LAS VEGAS (AP) — Sen. Harry Reid and his Republican challenger Sharron Angle have been pummeling each other for weeks with attack ads. Now they have the chance to do it face to face.
The Democratic majority leader and the tea party favorite square off Thursday in a televised debate that could help determine the neck and neck race.
The Las Vegas debate is the only scheduled meeting before the Nov. 2 election. Early voting begins Saturday and Angle has said she would not debate after that because she wants an "informed electorate."
With both candidates tied in the polls and only a handful of voters undecided, any hint of a gaffe or an unrestrained gesture during the hourlong debate could sway the race's outcome.
"Each of them are going to try to minimize their mistakes, but they have to be very careful about style," said Dan Hart, a Las Vegas Democratic consultant. "You don't want to be seen as beating up your opponent."

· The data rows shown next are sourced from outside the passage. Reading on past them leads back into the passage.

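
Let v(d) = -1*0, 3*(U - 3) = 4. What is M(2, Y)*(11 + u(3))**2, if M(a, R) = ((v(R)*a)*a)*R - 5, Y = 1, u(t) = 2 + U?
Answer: -13520/9 ≈ -1502.2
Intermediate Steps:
U = 13/3 (U = 3 + (1/3)*4 = 3 + 4/3 = 13/3 ≈ 4.3333)
u(t) = 19/3 (u(t) = 2 + 13/3 = 19/3)
v(d) = 0
M(a, R) = -5 (M(a, R) = ((0*a)*a)*R - 5 = (0*a)*R - 5 = 0*R - 5 = 0 - 5 = -5)
M(2, Y)*(11 + u(3))**2 = -5*(11 + 19/3)**2 = -5*(52/3)**2 = -5*2704/9 = -13520/9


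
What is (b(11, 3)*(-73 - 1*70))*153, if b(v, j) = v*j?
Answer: -722007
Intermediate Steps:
b(v, j) = j*v
(b(11, 3)*(-73 - 1*70))*153 = ((3*11)*(-73 - 1*70))*153 = (33*(-73 - 70))*153 = (33*(-143))*153 = -4719*153 = -722007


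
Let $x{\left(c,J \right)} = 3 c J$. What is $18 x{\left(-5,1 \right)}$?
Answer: $-270$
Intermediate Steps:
$x{\left(c,J \right)} = 3 J c$
$18 x{\left(-5,1 \right)} = 18 \cdot 3 \cdot 1 \left(-5\right) = 18 \left(-15\right) = -270$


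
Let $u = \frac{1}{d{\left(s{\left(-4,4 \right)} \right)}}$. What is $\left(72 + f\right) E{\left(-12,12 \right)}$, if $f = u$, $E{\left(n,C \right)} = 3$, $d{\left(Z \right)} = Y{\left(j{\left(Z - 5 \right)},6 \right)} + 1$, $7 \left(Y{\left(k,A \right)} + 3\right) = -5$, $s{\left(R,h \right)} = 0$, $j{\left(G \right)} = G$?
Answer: $\frac{4083}{19} \approx 214.89$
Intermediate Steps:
$Y{\left(k,A \right)} = - \frac{26}{7}$ ($Y{\left(k,A \right)} = -3 + \frac{1}{7} \left(-5\right) = -3 - \frac{5}{7} = - \frac{26}{7}$)
$d{\left(Z \right)} = - \frac{19}{7}$ ($d{\left(Z \right)} = - \frac{26}{7} + 1 = - \frac{19}{7}$)
$u = - \frac{7}{19}$ ($u = \frac{1}{- \frac{19}{7}} = - \frac{7}{19} \approx -0.36842$)
$f = - \frac{7}{19} \approx -0.36842$
$\left(72 + f\right) E{\left(-12,12 \right)} = \left(72 - \frac{7}{19}\right) 3 = \frac{1361}{19} \cdot 3 = \frac{4083}{19}$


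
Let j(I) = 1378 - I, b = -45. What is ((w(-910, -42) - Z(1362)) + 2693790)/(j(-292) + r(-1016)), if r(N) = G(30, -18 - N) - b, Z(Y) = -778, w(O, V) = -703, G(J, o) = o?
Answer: 2693865/2713 ≈ 992.95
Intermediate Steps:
r(N) = 27 - N (r(N) = (-18 - N) - 1*(-45) = (-18 - N) + 45 = 27 - N)
((w(-910, -42) - Z(1362)) + 2693790)/(j(-292) + r(-1016)) = ((-703 - 1*(-778)) + 2693790)/((1378 - 1*(-292)) + (27 - 1*(-1016))) = ((-703 + 778) + 2693790)/((1378 + 292) + (27 + 1016)) = (75 + 2693790)/(1670 + 1043) = 2693865/2713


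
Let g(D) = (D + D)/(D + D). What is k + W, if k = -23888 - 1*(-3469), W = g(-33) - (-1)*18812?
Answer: -1606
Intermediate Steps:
g(D) = 1 (g(D) = (2*D)/((2*D)) = (2*D)*(1/(2*D)) = 1)
W = 18813 (W = 1 - (-1)*18812 = 1 - 1*(-18812) = 1 + 18812 = 18813)
k = -20419 (k = -23888 + 3469 = -20419)
k + W = -20419 + 18813 = -1606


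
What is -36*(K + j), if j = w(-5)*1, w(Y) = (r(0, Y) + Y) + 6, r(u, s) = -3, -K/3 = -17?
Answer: -1764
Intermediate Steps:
K = 51 (K = -3*(-17) = 51)
w(Y) = 3 + Y (w(Y) = (-3 + Y) + 6 = 3 + Y)
j = -2 (j = (3 - 5)*1 = -2*1 = -2)
-36*(K + j) = -36*(51 - 2) = -36*49 = -1764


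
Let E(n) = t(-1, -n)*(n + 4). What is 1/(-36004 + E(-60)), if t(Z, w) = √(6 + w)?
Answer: -9001/324020260 + 7*√66/162010130 ≈ -2.7428e-5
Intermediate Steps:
E(n) = √(6 - n)*(4 + n) (E(n) = √(6 - n)*(n + 4) = √(6 - n)*(4 + n))
1/(-36004 + E(-60)) = 1/(-36004 + √(6 - 1*(-60))*(4 - 60)) = 1/(-36004 + √(6 + 60)*(-56)) = 1/(-36004 + √66*(-56)) = 1/(-36004 - 56*√66)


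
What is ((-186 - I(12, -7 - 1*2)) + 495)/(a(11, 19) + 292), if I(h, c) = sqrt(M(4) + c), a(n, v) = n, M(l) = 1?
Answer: 103/101 - 2*I*sqrt(2)/303 ≈ 1.0198 - 0.0093347*I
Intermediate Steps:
I(h, c) = sqrt(1 + c)
((-186 - I(12, -7 - 1*2)) + 495)/(a(11, 19) + 292) = ((-186 - sqrt(1 + (-7 - 1*2))) + 495)/(11 + 292) = ((-186 - sqrt(1 + (-7 - 2))) + 495)/303 = ((-186 - sqrt(1 - 9)) + 495)/303 = ((-186 - sqrt(-8)) + 495)/303 = ((-186 - 2*I*sqrt(2)) + 495)/303 = (309 - 2*I*sqrt(2))/303 = 103/101 - 2*I*sqrt(2)/303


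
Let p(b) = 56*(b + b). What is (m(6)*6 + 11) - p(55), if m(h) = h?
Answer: -6113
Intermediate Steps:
p(b) = 112*b (p(b) = 56*(2*b) = 112*b)
(m(6)*6 + 11) - p(55) = (6*6 + 11) - 112*55 = (36 + 11) - 1*6160 = 47 - 6160 = -6113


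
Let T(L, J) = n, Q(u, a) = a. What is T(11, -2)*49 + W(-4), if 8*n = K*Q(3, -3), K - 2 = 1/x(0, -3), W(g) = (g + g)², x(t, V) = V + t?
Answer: 267/8 ≈ 33.375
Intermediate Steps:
W(g) = 4*g² (W(g) = (2*g)² = 4*g²)
K = 5/3 (K = 2 + 1/(-3 + 0) = 2 + 1/(-3) = 2 - ⅓ = 5/3 ≈ 1.6667)
n = -5/8 (n = ((5/3)*(-3))/8 = (⅛)*(-5) = -5/8 ≈ -0.62500)
T(L, J) = -5/8
T(11, -2)*49 + W(-4) = -5/8*49 + 4*(-4)² = -245/8 + 4*16 = -245/8 + 64 = 267/8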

Public speaking isn't a strong skill for either of the gaffe-prone candidates.
Reid, a fourth-term incumbent, has praised President Barack Obama's absent "Negro dialect" and deemed New York Democrat Kirsten Gillibrand the Senate's "hottest member."
Angle, a former state legislator making her first statewide run, has hinted that voters might take to "Second Amendment remedies" if Reid is re-elected and mused that some American cities are grappling with a "militant terrorist situation."

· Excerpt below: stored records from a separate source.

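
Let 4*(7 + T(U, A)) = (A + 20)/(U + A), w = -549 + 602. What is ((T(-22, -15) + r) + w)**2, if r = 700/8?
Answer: 390181009/21904 ≈ 17813.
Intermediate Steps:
w = 53
r = 175/2 (r = 700*(1/8) = 175/2 ≈ 87.500)
T(U, A) = -7 + (20 + A)/(4*(A + U)) (T(U, A) = -7 + ((A + 20)/(U + A))/4 = -7 + ((20 + A)/(A + U))/4 = -7 + (20 + A)/(4*(A + U)))
((T(-22, -15) + r) + w)**2 = (((5 - 7*(-22) - 27/4*(-15))/(-15 - 22) + 175/2) + 53)**2 = (((5 + 154 + 405/4)/(-37) + 175/2) + 53)**2 = ((-1/37*1041/4 + 175/2) + 53)**2 = ((-1041/148 + 175/2) + 53)**2 = (11909/148 + 53)**2 = (19753/148)**2 = 390181009/21904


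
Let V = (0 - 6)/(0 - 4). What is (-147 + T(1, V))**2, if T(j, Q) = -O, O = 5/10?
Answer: 87025/4 ≈ 21756.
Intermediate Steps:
V = 3/2 (V = -6/(-4) = -6*(-1/4) = 3/2 ≈ 1.5000)
O = 1/2 (O = 5*(1/10) = 1/2 ≈ 0.50000)
T(j, Q) = -1/2 (T(j, Q) = -1*1/2 = -1/2)
(-147 + T(1, V))**2 = (-147 - 1/2)**2 = (-295/2)**2 = 87025/4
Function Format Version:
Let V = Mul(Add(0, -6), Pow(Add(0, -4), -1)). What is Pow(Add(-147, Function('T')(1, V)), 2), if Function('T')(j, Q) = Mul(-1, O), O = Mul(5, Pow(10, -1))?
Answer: Rational(87025, 4) ≈ 21756.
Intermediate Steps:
V = Rational(3, 2) (V = Mul(-6, Pow(-4, -1)) = Mul(-6, Rational(-1, 4)) = Rational(3, 2) ≈ 1.5000)
O = Rational(1, 2) (O = Mul(5, Rational(1, 10)) = Rational(1, 2) ≈ 0.50000)
Function('T')(j, Q) = Rational(-1, 2) (Function('T')(j, Q) = Mul(-1, Rational(1, 2)) = Rational(-1, 2))
Pow(Add(-147, Function('T')(1, V)), 2) = Pow(Add(-147, Rational(-1, 2)), 2) = Pow(Rational(-295, 2), 2) = Rational(87025, 4)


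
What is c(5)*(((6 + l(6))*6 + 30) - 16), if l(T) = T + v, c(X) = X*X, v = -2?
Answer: 1850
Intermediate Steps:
c(X) = X²
l(T) = -2 + T (l(T) = T - 2 = -2 + T)
c(5)*(((6 + l(6))*6 + 30) - 16) = 5²*(((6 + (-2 + 6))*6 + 30) - 16) = 25*(((6 + 4)*6 + 30) - 16) = 25*((10*6 + 30) - 16) = 25*((60 + 30) - 16) = 25*(90 - 16) = 25*74 = 1850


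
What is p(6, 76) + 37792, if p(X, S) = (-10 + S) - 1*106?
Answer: 37752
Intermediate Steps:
p(X, S) = -116 + S (p(X, S) = (-10 + S) - 106 = -116 + S)
p(6, 76) + 37792 = (-116 + 76) + 37792 = -40 + 37792 = 37752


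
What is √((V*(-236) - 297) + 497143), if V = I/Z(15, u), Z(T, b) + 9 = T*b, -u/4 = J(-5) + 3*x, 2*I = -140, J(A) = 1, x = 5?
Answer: 7*√9520469574/969 ≈ 704.86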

It will be an introductory meeting for many voters, whose contact with the candidates have mostly been limited to a flood of bruising ads since the June Republican primary.
Reid has portrayed Angle as a crazy extremist who wants to protect foreign workers and sex offenders.
Angle has painted Reid as a shadowy politician whose backroom deals have benefited illegal immigrants and child molesters.
More than 70 journalists are expected to attend the debate, including reporters from Japan, England, France, Germany and the Netherlands.
Security will be tight following a series of brawls and arguments between Reid and Angle supporters at previous campaign events.